Hardware key generator
A dedicated hardware key generator can be used to generate a keyslot's normal-key from its keyX and keyY. The hardware key generator is triggered by writing the keyY, which is the only way to trigger it with the 3DS keyslots.
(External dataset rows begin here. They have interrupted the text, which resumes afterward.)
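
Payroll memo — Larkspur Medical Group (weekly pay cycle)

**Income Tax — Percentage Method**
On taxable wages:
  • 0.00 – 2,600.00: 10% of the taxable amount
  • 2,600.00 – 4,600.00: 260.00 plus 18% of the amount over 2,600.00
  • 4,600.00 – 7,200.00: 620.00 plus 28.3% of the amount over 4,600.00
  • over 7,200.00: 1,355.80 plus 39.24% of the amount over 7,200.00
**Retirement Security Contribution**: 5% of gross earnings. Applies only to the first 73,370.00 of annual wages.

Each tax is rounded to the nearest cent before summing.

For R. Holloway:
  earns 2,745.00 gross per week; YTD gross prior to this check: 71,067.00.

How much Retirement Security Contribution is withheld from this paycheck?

Retirement Security Contribution: cap 73,370.00 − YTD 71,067.00 = 2,303.00 subject; 5% × 2,303.00 = 115.15

115.15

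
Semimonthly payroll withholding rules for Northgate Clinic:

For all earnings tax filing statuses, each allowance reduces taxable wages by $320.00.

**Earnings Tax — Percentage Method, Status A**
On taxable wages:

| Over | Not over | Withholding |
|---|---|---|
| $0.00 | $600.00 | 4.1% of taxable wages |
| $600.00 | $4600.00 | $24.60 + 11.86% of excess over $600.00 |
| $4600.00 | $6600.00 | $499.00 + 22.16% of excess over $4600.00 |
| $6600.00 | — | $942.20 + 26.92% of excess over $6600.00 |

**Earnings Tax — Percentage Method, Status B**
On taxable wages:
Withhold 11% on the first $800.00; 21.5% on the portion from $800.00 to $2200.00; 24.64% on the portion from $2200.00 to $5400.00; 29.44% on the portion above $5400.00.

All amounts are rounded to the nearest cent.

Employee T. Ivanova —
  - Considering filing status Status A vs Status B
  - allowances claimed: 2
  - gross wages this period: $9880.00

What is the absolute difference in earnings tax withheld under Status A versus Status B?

Earnings Tax (Status A): taxable = $9880.00 − 2×$320.00 = $9240.00
  $942.20 + 26.92% × ($9240.00 − $6600.00) = $942.20 + 26.92% × $2640.00 = $1652.89
Earnings Tax (Status B): taxable = $9880.00 − 2×$320.00 = $9240.00
  $1177.48 + 29.44% × ($9240.00 − $5400.00) = $1177.48 + 29.44% × $3840.00 = $2307.98
Difference: |$1652.89 − $2307.98| = $655.09 (higher under Status B)

$655.09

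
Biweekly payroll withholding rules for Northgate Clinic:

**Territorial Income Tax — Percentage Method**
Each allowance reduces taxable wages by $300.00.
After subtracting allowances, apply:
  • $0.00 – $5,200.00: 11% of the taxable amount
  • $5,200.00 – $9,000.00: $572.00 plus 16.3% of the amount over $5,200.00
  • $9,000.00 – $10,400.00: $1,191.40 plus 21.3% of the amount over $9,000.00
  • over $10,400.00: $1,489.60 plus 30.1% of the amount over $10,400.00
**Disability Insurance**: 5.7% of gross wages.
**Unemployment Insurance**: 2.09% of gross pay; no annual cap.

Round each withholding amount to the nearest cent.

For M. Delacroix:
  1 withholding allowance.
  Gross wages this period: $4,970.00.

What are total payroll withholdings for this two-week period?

$900.86

Territorial Income Tax: taxable = $4,970.00 − 1×$300.00 = $4,670.00
  11% × $4,670.00 = $513.70
Disability Insurance: 5.7% × $4,970.00 = $283.29
Unemployment Insurance: 2.09% × $4,970.00 = $103.87
Total: $513.70 + $283.29 + $103.87 = $900.86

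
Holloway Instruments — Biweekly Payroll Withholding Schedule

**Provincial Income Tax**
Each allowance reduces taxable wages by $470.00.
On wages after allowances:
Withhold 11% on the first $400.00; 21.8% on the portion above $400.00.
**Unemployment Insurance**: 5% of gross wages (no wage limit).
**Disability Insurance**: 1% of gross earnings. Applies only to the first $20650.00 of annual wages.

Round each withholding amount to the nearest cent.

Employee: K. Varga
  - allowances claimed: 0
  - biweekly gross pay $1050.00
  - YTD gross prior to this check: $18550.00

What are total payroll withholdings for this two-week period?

$248.70

Provincial Income Tax: taxable = $1050.00
  $44.00 + 21.8% × ($1050.00 − $400.00) = $44.00 + 21.8% × $650.00 = $185.70
Unemployment Insurance: 5% × $1050.00 = $52.50
Disability Insurance: 1% × $1050.00 = $10.50
Total: $185.70 + $52.50 + $10.50 = $248.70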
The algorithm for generating the normal-key from keyX and keyY is as follows, in big-endian 128-bit unsigned wraparound arithmetic:
|3DS||NormalKey = (((KeyX ROL 2) XOR KeyY) + C1) ROR 41|
|DSi||NormalKey = ((KeyX XOR KeyY) + C2) ROL 42|
Unless noted otherwise, all keyslots on retail units use the hardware key generator.
FIRM-launch key clearing
Starting with 9.0.0-20 the Process9 FIRM-launch code now "clears" the following AES keyslots, with certain keydata by writing the normal-key: 0x15 and 0x18-0x20. These are the keyslots used by the New3DS FIRM arm9bin loader(minus keyslot 0x11), the New3DS Process9 does this too.